A day ahead of her launch, Manigault Newman kicked things up a notch Monday, providing NBC News with another secret recording, this one of President Donald Trump calling her a day after her firing and expressing both disbelief and frustration.

She provided another newsworthy tape to an interviewing outlet Tuesday morning, when she gave CBS News a recording of Trump campaign staffers discussing how to handle the fallout from the potential release of a tape of the president using the N-word. (Watch the appearance below.)

Beyond commanding the attention of the news media, Manigault Newman's book has seemingly overtaken the White House, with both the president and his staff consumed with somewhat futile attempts to get ahead of the revelations and head off any reputational hit from the book.

Similar to how the White House responded to Michael Wolff's Fire and Fury in January, the White House has lashed out at Newman, with press secretary Sarah Huckabee Sanders releasing multiple statements attempting to throw water on her claims by trashing her credibility. (Unlike with Wolff, however, the White House has not threatened to sue Newman or her publisher, Simon & Schuster.)

Her longtime patron, President Trump, has tweeted several times about Manigault Newman, calling her "wacky," "vicious," "not smart" and also referering to her as "that dog." Showing a rare flicker of self-awareness, he tweeted Monday, "While I know it’s 'not presidential' to take on a lowlife like Omarosa, and while I would rather not be doing so, this is a modern day form of communication and I know the Fake News Media will be working overtime to make even Wacky Omarosa look legitimate as possible. Sorry!"

The early buzz appears to have paid off. By the end of Monday, Manigault Newman's book ranked fifth on

Manigault Newman's publicity tour is only getting started. After NBC News and MSNBC on Monday morning, Manigault Newman made another appearance on MSNBC on Monday night, along with the PBS NewsHour.

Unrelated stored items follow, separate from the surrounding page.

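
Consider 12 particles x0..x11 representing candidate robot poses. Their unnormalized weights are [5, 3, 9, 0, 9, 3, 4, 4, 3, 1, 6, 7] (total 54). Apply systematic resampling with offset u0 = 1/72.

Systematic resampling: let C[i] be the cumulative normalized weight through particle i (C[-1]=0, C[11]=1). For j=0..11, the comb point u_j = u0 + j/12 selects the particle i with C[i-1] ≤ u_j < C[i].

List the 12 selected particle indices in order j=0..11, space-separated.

C = [5/54, 4/27, 17/54, 17/54, 13/27, 29/54, 11/18, 37/54, 20/27, 41/54, 47/54, 1]
j=0: u_0=1/72 ∈ [0, 5/54) → index 0
j=1: u_1=7/72 ∈ [5/54, 4/27) → index 1
j=2: u_2=13/72 ∈ [4/27, 17/54) → index 2
j=3: u_3=19/72 ∈ [4/27, 17/54) → index 2
j=4: u_4=25/72 ∈ [17/54, 13/27) → index 4
j=5: u_5=31/72 ∈ [17/54, 13/27) → index 4
j=6: u_6=37/72 ∈ [13/27, 29/54) → index 5
j=7: u_7=43/72 ∈ [29/54, 11/18) → index 6
j=8: u_8=49/72 ∈ [11/18, 37/54) → index 7
j=9: u_9=55/72 ∈ [41/54, 47/54) → index 10
j=10: u_10=61/72 ∈ [41/54, 47/54) → index 10
j=11: u_11=67/72 ∈ [47/54, 1) → index 11

0 1 2 2 4 4 5 6 7 10 10 11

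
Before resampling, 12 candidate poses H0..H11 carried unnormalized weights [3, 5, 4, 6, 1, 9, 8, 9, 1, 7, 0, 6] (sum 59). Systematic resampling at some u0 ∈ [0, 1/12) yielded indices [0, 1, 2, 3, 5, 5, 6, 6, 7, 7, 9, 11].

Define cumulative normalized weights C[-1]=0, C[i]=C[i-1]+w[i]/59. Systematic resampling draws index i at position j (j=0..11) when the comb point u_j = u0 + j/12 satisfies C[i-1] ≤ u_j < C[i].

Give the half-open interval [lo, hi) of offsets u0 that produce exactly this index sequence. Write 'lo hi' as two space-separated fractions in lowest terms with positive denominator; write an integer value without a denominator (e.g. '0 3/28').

C = [3/59, 8/59, 12/59, 18/59, 19/59, 28/59, 36/59, 45/59, 46/59, 53/59, 53/59, 1]
j=0 picked index 0: u0 ∈ [0, 3/59)
j=1 picked index 1: u0 ∈ [-23/708, 37/708)
j=2 picked index 2: u0 ∈ [-11/354, 13/354)
j=3 picked index 3: u0 ∈ [-11/236, 13/236)
j=4 picked index 5: u0 ∈ [-2/177, 25/177)
j=5 picked index 5: u0 ∈ [-67/708, 41/708)
j=6 picked index 6: u0 ∈ [-3/118, 13/118)
j=7 picked index 6: u0 ∈ [-77/708, 19/708)
j=8 picked index 7: u0 ∈ [-10/177, 17/177)
j=9 picked index 7: u0 ∈ [-33/236, 3/236)
j=10 picked index 9: u0 ∈ [-19/354, 23/354)
j=11 picked index 11: u0 ∈ [-13/708, 1/12)
intersection: [0, 3/236)

0 3/236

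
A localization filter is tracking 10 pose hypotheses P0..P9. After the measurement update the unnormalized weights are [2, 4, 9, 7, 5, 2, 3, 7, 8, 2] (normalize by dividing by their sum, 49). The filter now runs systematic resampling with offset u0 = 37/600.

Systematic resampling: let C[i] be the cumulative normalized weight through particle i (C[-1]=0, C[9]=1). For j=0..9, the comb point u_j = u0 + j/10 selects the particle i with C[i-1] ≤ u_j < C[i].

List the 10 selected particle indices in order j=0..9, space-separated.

C = [2/49, 6/49, 15/49, 22/49, 27/49, 29/49, 32/49, 39/49, 47/49, 1]
j=0: u_0=37/600 ∈ [2/49, 6/49) → index 1
j=1: u_1=97/600 ∈ [6/49, 15/49) → index 2
j=2: u_2=157/600 ∈ [6/49, 15/49) → index 2
j=3: u_3=217/600 ∈ [15/49, 22/49) → index 3
j=4: u_4=277/600 ∈ [22/49, 27/49) → index 4
j=5: u_5=337/600 ∈ [27/49, 29/49) → index 5
j=6: u_6=397/600 ∈ [32/49, 39/49) → index 7
j=7: u_7=457/600 ∈ [32/49, 39/49) → index 7
j=8: u_8=517/600 ∈ [39/49, 47/49) → index 8
j=9: u_9=577/600 ∈ [47/49, 1) → index 9

1 2 2 3 4 5 7 7 8 9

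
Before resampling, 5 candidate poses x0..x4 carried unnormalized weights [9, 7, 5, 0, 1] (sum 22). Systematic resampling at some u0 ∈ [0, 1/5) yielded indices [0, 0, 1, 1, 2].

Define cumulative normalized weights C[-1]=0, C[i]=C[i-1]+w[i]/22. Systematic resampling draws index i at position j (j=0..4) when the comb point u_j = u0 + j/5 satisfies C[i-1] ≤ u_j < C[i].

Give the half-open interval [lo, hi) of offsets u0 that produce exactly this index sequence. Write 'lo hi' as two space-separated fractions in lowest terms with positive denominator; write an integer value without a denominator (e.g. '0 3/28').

C = [9/22, 8/11, 21/22, 21/22, 1]
j=0 picked index 0: u0 ∈ [0, 9/22)
j=1 picked index 0: u0 ∈ [-1/5, 23/110)
j=2 picked index 1: u0 ∈ [1/110, 18/55)
j=3 picked index 1: u0 ∈ [-21/110, 7/55)
j=4 picked index 2: u0 ∈ [-4/55, 17/110)
intersection: [1/110, 7/55)

1/110 7/55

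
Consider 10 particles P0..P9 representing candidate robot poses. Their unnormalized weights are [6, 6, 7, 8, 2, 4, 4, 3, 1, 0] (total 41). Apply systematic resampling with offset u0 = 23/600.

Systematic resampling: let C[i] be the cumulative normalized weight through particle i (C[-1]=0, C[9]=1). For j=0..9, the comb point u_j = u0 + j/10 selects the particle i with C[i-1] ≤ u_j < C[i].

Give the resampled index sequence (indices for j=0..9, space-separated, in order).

C = [6/41, 12/41, 19/41, 27/41, 29/41, 33/41, 37/41, 40/41, 1, 1]
j=0: u_0=23/600 ∈ [0, 6/41) → index 0
j=1: u_1=83/600 ∈ [0, 6/41) → index 0
j=2: u_2=143/600 ∈ [6/41, 12/41) → index 1
j=3: u_3=203/600 ∈ [12/41, 19/41) → index 2
j=4: u_4=263/600 ∈ [12/41, 19/41) → index 2
j=5: u_5=323/600 ∈ [19/41, 27/41) → index 3
j=6: u_6=383/600 ∈ [19/41, 27/41) → index 3
j=7: u_7=443/600 ∈ [29/41, 33/41) → index 5
j=8: u_8=503/600 ∈ [33/41, 37/41) → index 6
j=9: u_9=563/600 ∈ [37/41, 40/41) → index 7

0 0 1 2 2 3 3 5 6 7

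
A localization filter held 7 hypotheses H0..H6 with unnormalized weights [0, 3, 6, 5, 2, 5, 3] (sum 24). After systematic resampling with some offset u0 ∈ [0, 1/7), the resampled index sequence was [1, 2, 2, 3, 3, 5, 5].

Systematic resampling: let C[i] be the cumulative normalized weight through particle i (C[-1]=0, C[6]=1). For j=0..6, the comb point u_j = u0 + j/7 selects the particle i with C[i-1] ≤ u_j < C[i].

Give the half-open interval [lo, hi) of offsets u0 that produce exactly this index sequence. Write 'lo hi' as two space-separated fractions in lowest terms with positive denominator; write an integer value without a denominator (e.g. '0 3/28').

0 1/84

C = [0, 1/8, 3/8, 7/12, 2/3, 7/8, 1]
j=0 picked index 1: u0 ∈ [0, 1/8)
j=1 picked index 2: u0 ∈ [-1/56, 13/56)
j=2 picked index 2: u0 ∈ [-9/56, 5/56)
j=3 picked index 3: u0 ∈ [-3/56, 13/84)
j=4 picked index 3: u0 ∈ [-11/56, 1/84)
j=5 picked index 5: u0 ∈ [-1/21, 9/56)
j=6 picked index 5: u0 ∈ [-4/21, 1/56)
intersection: [0, 1/84)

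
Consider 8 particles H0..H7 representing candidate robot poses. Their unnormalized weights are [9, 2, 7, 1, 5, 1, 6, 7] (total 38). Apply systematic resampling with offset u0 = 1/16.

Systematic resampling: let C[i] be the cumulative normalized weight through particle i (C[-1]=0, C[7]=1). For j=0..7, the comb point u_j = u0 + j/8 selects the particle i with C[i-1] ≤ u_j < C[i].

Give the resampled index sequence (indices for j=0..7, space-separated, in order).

C = [9/38, 11/38, 9/19, 1/2, 12/19, 25/38, 31/38, 1]
j=0: u_0=1/16 ∈ [0, 9/38) → index 0
j=1: u_1=3/16 ∈ [0, 9/38) → index 0
j=2: u_2=5/16 ∈ [11/38, 9/19) → index 2
j=3: u_3=7/16 ∈ [11/38, 9/19) → index 2
j=4: u_4=9/16 ∈ [1/2, 12/19) → index 4
j=5: u_5=11/16 ∈ [25/38, 31/38) → index 6
j=6: u_6=13/16 ∈ [25/38, 31/38) → index 6
j=7: u_7=15/16 ∈ [31/38, 1) → index 7

0 0 2 2 4 6 6 7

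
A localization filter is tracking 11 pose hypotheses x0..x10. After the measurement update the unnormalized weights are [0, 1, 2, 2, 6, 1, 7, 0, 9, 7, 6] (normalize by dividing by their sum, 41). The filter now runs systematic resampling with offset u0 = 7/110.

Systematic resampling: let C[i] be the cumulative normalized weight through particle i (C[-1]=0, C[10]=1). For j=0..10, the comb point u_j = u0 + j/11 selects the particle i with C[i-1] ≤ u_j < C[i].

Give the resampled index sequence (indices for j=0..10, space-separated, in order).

C = [0, 1/41, 3/41, 5/41, 11/41, 12/41, 19/41, 19/41, 28/41, 35/41, 1]
j=0: u_0=7/110 ∈ [1/41, 3/41) → index 2
j=1: u_1=17/110 ∈ [5/41, 11/41) → index 4
j=2: u_2=27/110 ∈ [5/41, 11/41) → index 4
j=3: u_3=37/110 ∈ [12/41, 19/41) → index 6
j=4: u_4=47/110 ∈ [12/41, 19/41) → index 6
j=5: u_5=57/110 ∈ [19/41, 28/41) → index 8
j=6: u_6=67/110 ∈ [19/41, 28/41) → index 8
j=7: u_7=7/10 ∈ [28/41, 35/41) → index 9
j=8: u_8=87/110 ∈ [28/41, 35/41) → index 9
j=9: u_9=97/110 ∈ [35/41, 1) → index 10
j=10: u_10=107/110 ∈ [35/41, 1) → index 10

2 4 4 6 6 8 8 9 9 10 10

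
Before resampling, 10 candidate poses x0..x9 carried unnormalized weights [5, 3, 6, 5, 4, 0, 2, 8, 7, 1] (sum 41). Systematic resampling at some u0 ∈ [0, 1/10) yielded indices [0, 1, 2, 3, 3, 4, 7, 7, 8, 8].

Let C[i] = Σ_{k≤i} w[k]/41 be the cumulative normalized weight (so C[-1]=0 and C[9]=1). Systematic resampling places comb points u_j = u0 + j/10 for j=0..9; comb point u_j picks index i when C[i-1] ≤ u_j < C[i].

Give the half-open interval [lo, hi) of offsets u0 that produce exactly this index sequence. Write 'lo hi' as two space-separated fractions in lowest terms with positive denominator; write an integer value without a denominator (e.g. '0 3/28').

17/410 5/82

C = [5/41, 8/41, 14/41, 19/41, 23/41, 23/41, 25/41, 33/41, 40/41, 1]
j=0 picked index 0: u0 ∈ [0, 5/41)
j=1 picked index 1: u0 ∈ [9/410, 39/410)
j=2 picked index 2: u0 ∈ [-1/205, 29/205)
j=3 picked index 3: u0 ∈ [17/410, 67/410)
j=4 picked index 3: u0 ∈ [-12/205, 13/205)
j=5 picked index 4: u0 ∈ [-3/82, 5/82)
j=6 picked index 7: u0 ∈ [2/205, 42/205)
j=7 picked index 7: u0 ∈ [-37/410, 43/410)
j=8 picked index 8: u0 ∈ [1/205, 36/205)
j=9 picked index 8: u0 ∈ [-39/410, 31/410)
intersection: [17/410, 5/82)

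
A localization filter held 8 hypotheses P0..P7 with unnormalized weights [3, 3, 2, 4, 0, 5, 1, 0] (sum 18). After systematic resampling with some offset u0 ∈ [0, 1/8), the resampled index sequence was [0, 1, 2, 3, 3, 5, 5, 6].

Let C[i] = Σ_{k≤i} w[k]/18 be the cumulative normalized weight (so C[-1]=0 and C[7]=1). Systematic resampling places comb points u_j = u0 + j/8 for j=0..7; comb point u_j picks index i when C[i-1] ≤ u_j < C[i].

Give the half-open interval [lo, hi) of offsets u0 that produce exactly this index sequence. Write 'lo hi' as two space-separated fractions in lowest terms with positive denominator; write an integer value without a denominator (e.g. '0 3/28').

1/12 1/8

C = [1/6, 1/3, 4/9, 2/3, 2/3, 17/18, 1, 1]
j=0 picked index 0: u0 ∈ [0, 1/6)
j=1 picked index 1: u0 ∈ [1/24, 5/24)
j=2 picked index 2: u0 ∈ [1/12, 7/36)
j=3 picked index 3: u0 ∈ [5/72, 7/24)
j=4 picked index 3: u0 ∈ [-1/18, 1/6)
j=5 picked index 5: u0 ∈ [1/24, 23/72)
j=6 picked index 5: u0 ∈ [-1/12, 7/36)
j=7 picked index 6: u0 ∈ [5/72, 1/8)
intersection: [1/12, 1/8)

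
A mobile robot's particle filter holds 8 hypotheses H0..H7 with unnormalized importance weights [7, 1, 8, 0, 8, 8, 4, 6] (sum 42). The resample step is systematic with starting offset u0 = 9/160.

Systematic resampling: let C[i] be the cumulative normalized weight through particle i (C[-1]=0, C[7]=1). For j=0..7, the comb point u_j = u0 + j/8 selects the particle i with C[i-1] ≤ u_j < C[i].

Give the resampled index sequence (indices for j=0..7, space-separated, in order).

0 1 2 4 4 5 6 7

C = [1/6, 4/21, 8/21, 8/21, 4/7, 16/21, 6/7, 1]
j=0: u_0=9/160 ∈ [0, 1/6) → index 0
j=1: u_1=29/160 ∈ [1/6, 4/21) → index 1
j=2: u_2=49/160 ∈ [4/21, 8/21) → index 2
j=3: u_3=69/160 ∈ [8/21, 4/7) → index 4
j=4: u_4=89/160 ∈ [8/21, 4/7) → index 4
j=5: u_5=109/160 ∈ [4/7, 16/21) → index 5
j=6: u_6=129/160 ∈ [16/21, 6/7) → index 6
j=7: u_7=149/160 ∈ [6/7, 1) → index 7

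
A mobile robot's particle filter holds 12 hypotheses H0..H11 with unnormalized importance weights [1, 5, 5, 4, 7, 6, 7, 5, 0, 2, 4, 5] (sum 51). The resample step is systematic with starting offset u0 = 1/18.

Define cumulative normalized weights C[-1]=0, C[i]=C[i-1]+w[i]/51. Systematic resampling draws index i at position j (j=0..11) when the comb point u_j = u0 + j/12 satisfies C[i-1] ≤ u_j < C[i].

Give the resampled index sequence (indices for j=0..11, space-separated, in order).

C = [1/51, 2/17, 11/51, 5/17, 22/51, 28/51, 35/51, 40/51, 40/51, 14/17, 46/51, 1]
j=0: u_0=1/18 ∈ [1/51, 2/17) → index 1
j=1: u_1=5/36 ∈ [2/17, 11/51) → index 2
j=2: u_2=2/9 ∈ [11/51, 5/17) → index 3
j=3: u_3=11/36 ∈ [5/17, 22/51) → index 4
j=4: u_4=7/18 ∈ [5/17, 22/51) → index 4
j=5: u_5=17/36 ∈ [22/51, 28/51) → index 5
j=6: u_6=5/9 ∈ [28/51, 35/51) → index 6
j=7: u_7=23/36 ∈ [28/51, 35/51) → index 6
j=8: u_8=13/18 ∈ [35/51, 40/51) → index 7
j=9: u_9=29/36 ∈ [40/51, 14/17) → index 9
j=10: u_10=8/9 ∈ [14/17, 46/51) → index 10
j=11: u_11=35/36 ∈ [46/51, 1) → index 11

1 2 3 4 4 5 6 6 7 9 10 11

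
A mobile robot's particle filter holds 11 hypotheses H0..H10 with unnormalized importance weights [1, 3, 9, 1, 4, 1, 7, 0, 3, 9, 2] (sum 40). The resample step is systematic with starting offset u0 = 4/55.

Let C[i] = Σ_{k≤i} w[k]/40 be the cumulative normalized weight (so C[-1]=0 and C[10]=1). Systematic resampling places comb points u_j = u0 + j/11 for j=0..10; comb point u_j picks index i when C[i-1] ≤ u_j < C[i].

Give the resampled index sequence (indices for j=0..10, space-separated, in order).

1 2 2 3 4 6 6 8 9 9 10

C = [1/40, 1/10, 13/40, 7/20, 9/20, 19/40, 13/20, 13/20, 29/40, 19/20, 1]
j=0: u_0=4/55 ∈ [1/40, 1/10) → index 1
j=1: u_1=9/55 ∈ [1/10, 13/40) → index 2
j=2: u_2=14/55 ∈ [1/10, 13/40) → index 2
j=3: u_3=19/55 ∈ [13/40, 7/20) → index 3
j=4: u_4=24/55 ∈ [7/20, 9/20) → index 4
j=5: u_5=29/55 ∈ [19/40, 13/20) → index 6
j=6: u_6=34/55 ∈ [19/40, 13/20) → index 6
j=7: u_7=39/55 ∈ [13/20, 29/40) → index 8
j=8: u_8=4/5 ∈ [29/40, 19/20) → index 9
j=9: u_9=49/55 ∈ [29/40, 19/20) → index 9
j=10: u_10=54/55 ∈ [19/20, 1) → index 10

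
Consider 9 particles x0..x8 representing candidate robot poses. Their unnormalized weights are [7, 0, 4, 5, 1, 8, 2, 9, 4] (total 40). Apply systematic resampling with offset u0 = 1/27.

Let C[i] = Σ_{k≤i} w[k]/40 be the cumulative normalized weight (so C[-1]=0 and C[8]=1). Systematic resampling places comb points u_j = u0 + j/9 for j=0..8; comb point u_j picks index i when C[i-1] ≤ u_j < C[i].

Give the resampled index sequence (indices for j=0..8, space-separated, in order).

0 0 2 3 5 5 7 7 8

C = [7/40, 7/40, 11/40, 2/5, 17/40, 5/8, 27/40, 9/10, 1]
j=0: u_0=1/27 ∈ [0, 7/40) → index 0
j=1: u_1=4/27 ∈ [0, 7/40) → index 0
j=2: u_2=7/27 ∈ [7/40, 11/40) → index 2
j=3: u_3=10/27 ∈ [11/40, 2/5) → index 3
j=4: u_4=13/27 ∈ [17/40, 5/8) → index 5
j=5: u_5=16/27 ∈ [17/40, 5/8) → index 5
j=6: u_6=19/27 ∈ [27/40, 9/10) → index 7
j=7: u_7=22/27 ∈ [27/40, 9/10) → index 7
j=8: u_8=25/27 ∈ [9/10, 1) → index 8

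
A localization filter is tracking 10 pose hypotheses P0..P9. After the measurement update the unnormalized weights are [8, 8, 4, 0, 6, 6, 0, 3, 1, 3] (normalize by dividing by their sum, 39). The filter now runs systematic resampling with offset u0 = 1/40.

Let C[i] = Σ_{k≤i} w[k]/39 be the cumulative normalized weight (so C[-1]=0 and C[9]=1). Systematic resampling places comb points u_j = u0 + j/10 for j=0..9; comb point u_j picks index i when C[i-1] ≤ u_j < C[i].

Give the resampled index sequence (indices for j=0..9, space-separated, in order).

C = [8/39, 16/39, 20/39, 20/39, 2/3, 32/39, 32/39, 35/39, 12/13, 1]
j=0: u_0=1/40 ∈ [0, 8/39) → index 0
j=1: u_1=1/8 ∈ [0, 8/39) → index 0
j=2: u_2=9/40 ∈ [8/39, 16/39) → index 1
j=3: u_3=13/40 ∈ [8/39, 16/39) → index 1
j=4: u_4=17/40 ∈ [16/39, 20/39) → index 2
j=5: u_5=21/40 ∈ [20/39, 2/3) → index 4
j=6: u_6=5/8 ∈ [20/39, 2/3) → index 4
j=7: u_7=29/40 ∈ [2/3, 32/39) → index 5
j=8: u_8=33/40 ∈ [32/39, 35/39) → index 7
j=9: u_9=37/40 ∈ [12/13, 1) → index 9

0 0 1 1 2 4 4 5 7 9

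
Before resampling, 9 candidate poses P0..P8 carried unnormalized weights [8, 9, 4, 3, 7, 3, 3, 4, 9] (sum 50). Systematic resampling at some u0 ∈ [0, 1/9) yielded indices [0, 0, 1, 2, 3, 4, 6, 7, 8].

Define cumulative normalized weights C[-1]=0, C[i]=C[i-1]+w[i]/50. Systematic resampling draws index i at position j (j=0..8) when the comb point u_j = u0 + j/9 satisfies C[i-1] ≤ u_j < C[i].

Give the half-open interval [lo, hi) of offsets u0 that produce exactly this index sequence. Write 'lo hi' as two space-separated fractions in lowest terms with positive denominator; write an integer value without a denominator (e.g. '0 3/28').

C = [4/25, 17/50, 21/50, 12/25, 31/50, 17/25, 37/50, 41/50, 1]
j=0 picked index 0: u0 ∈ [0, 4/25)
j=1 picked index 0: u0 ∈ [-1/9, 11/225)
j=2 picked index 1: u0 ∈ [-14/225, 53/450)
j=3 picked index 2: u0 ∈ [1/150, 13/150)
j=4 picked index 3: u0 ∈ [-11/450, 8/225)
j=5 picked index 4: u0 ∈ [-17/225, 29/450)
j=6 picked index 6: u0 ∈ [1/75, 11/150)
j=7 picked index 7: u0 ∈ [-17/450, 19/450)
j=8 picked index 8: u0 ∈ [-31/450, 1/9)
intersection: [1/75, 8/225)

1/75 8/225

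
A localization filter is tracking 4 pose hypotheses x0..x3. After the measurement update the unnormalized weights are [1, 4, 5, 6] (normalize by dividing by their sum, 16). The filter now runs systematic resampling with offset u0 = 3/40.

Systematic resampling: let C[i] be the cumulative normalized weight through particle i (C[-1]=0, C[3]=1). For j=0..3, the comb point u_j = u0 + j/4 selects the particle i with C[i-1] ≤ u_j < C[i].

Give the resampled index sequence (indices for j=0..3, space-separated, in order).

1 2 2 3

C = [1/16, 5/16, 5/8, 1]
j=0: u_0=3/40 ∈ [1/16, 5/16) → index 1
j=1: u_1=13/40 ∈ [5/16, 5/8) → index 2
j=2: u_2=23/40 ∈ [5/16, 5/8) → index 2
j=3: u_3=33/40 ∈ [5/8, 1) → index 3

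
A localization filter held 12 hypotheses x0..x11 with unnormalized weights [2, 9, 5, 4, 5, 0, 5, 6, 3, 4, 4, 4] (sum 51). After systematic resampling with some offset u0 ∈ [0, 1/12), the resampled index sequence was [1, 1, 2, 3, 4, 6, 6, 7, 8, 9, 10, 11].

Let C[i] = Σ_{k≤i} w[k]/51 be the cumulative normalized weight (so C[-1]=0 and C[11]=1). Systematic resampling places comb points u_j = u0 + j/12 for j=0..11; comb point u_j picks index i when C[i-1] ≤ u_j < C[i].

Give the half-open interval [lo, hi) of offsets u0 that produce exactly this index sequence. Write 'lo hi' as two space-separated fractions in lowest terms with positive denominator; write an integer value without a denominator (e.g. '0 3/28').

C = [2/51, 11/51, 16/51, 20/51, 25/51, 25/51, 10/17, 12/17, 13/17, 43/51, 47/51, 1]
j=0 picked index 1: u0 ∈ [2/51, 11/51)
j=1 picked index 1: u0 ∈ [-3/68, 9/68)
j=2 picked index 2: u0 ∈ [5/102, 5/34)
j=3 picked index 3: u0 ∈ [13/204, 29/204)
j=4 picked index 4: u0 ∈ [1/17, 8/51)
j=5 picked index 6: u0 ∈ [5/68, 35/204)
j=6 picked index 6: u0 ∈ [-1/102, 3/34)
j=7 picked index 7: u0 ∈ [1/204, 25/204)
j=8 picked index 8: u0 ∈ [2/51, 5/51)
j=9 picked index 9: u0 ∈ [1/68, 19/204)
j=10 picked index 10: u0 ∈ [1/102, 3/34)
j=11 picked index 11: u0 ∈ [1/204, 1/12)
intersection: [5/68, 1/12)

5/68 1/12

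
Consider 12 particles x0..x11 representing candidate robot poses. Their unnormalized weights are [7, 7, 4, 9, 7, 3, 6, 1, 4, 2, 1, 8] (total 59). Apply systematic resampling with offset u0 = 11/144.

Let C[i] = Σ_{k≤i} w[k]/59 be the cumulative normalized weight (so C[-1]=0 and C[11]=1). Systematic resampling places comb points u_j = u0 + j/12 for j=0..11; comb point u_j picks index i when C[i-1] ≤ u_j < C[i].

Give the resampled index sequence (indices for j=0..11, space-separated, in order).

C = [7/59, 14/59, 18/59, 27/59, 34/59, 37/59, 43/59, 44/59, 48/59, 50/59, 51/59, 1]
j=0: u_0=11/144 ∈ [0, 7/59) → index 0
j=1: u_1=23/144 ∈ [7/59, 14/59) → index 1
j=2: u_2=35/144 ∈ [14/59, 18/59) → index 2
j=3: u_3=47/144 ∈ [18/59, 27/59) → index 3
j=4: u_4=59/144 ∈ [18/59, 27/59) → index 3
j=5: u_5=71/144 ∈ [27/59, 34/59) → index 4
j=6: u_6=83/144 ∈ [34/59, 37/59) → index 5
j=7: u_7=95/144 ∈ [37/59, 43/59) → index 6
j=8: u_8=107/144 ∈ [43/59, 44/59) → index 7
j=9: u_9=119/144 ∈ [48/59, 50/59) → index 9
j=10: u_10=131/144 ∈ [51/59, 1) → index 11
j=11: u_11=143/144 ∈ [51/59, 1) → index 11

0 1 2 3 3 4 5 6 7 9 11 11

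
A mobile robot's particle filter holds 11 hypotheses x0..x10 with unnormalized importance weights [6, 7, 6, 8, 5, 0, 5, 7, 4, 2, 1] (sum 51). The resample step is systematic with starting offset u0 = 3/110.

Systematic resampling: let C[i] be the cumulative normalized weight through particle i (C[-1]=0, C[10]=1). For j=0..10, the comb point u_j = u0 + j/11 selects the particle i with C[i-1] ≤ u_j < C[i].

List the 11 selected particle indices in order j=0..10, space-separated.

C = [2/17, 13/51, 19/51, 9/17, 32/51, 32/51, 37/51, 44/51, 16/17, 50/51, 1]
j=0: u_0=3/110 ∈ [0, 2/17) → index 0
j=1: u_1=13/110 ∈ [2/17, 13/51) → index 1
j=2: u_2=23/110 ∈ [2/17, 13/51) → index 1
j=3: u_3=3/10 ∈ [13/51, 19/51) → index 2
j=4: u_4=43/110 ∈ [19/51, 9/17) → index 3
j=5: u_5=53/110 ∈ [19/51, 9/17) → index 3
j=6: u_6=63/110 ∈ [9/17, 32/51) → index 4
j=7: u_7=73/110 ∈ [32/51, 37/51) → index 6
j=8: u_8=83/110 ∈ [37/51, 44/51) → index 7
j=9: u_9=93/110 ∈ [37/51, 44/51) → index 7
j=10: u_10=103/110 ∈ [44/51, 16/17) → index 8

0 1 1 2 3 3 4 6 7 7 8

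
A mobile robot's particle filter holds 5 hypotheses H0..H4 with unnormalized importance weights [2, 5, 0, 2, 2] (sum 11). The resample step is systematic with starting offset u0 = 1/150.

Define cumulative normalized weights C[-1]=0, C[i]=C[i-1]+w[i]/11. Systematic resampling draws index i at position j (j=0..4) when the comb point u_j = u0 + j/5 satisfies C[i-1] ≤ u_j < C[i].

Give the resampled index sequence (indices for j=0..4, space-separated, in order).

C = [2/11, 7/11, 7/11, 9/11, 1]
j=0: u_0=1/150 ∈ [0, 2/11) → index 0
j=1: u_1=31/150 ∈ [2/11, 7/11) → index 1
j=2: u_2=61/150 ∈ [2/11, 7/11) → index 1
j=3: u_3=91/150 ∈ [2/11, 7/11) → index 1
j=4: u_4=121/150 ∈ [7/11, 9/11) → index 3

0 1 1 1 3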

She appeared on CBS This Morning on Tuesday morning and will stop by The Daily Show With Trevor Noah on Tuesday night, Entertainment Tonight and Extra later in the week, and Jake Tapper's State of the Union on Sunday morning.

According to Jennifer Robinson, who heads publicity for the Simon & Schuster imprint Gallery Books, Manigault Newman is not yet booked to appear on Fox News, not a huge surprise considering her turn away from the administration. A spokesperson for the network did not respond when asked if Manigault Newman would be asked to appear. Wolff, who blitzed television for months, never appeared on Fox News.

While Manigault Newman's television appearances have helped promote the book by driving the news cycle, they haven't all been smooth sailing.

She tussled with Today co-host Savannah Guthrie on Monday morning, at one point claiming that the interview had gone past the agreed-upon length. A source with knowledge of the interview said that, contrary to Manigault Newman's claims, there was no set length for the interview. Earlier in the interview, Manigault Newman had asked Guthrie to slow down her questioning, saying that she had plenty of time.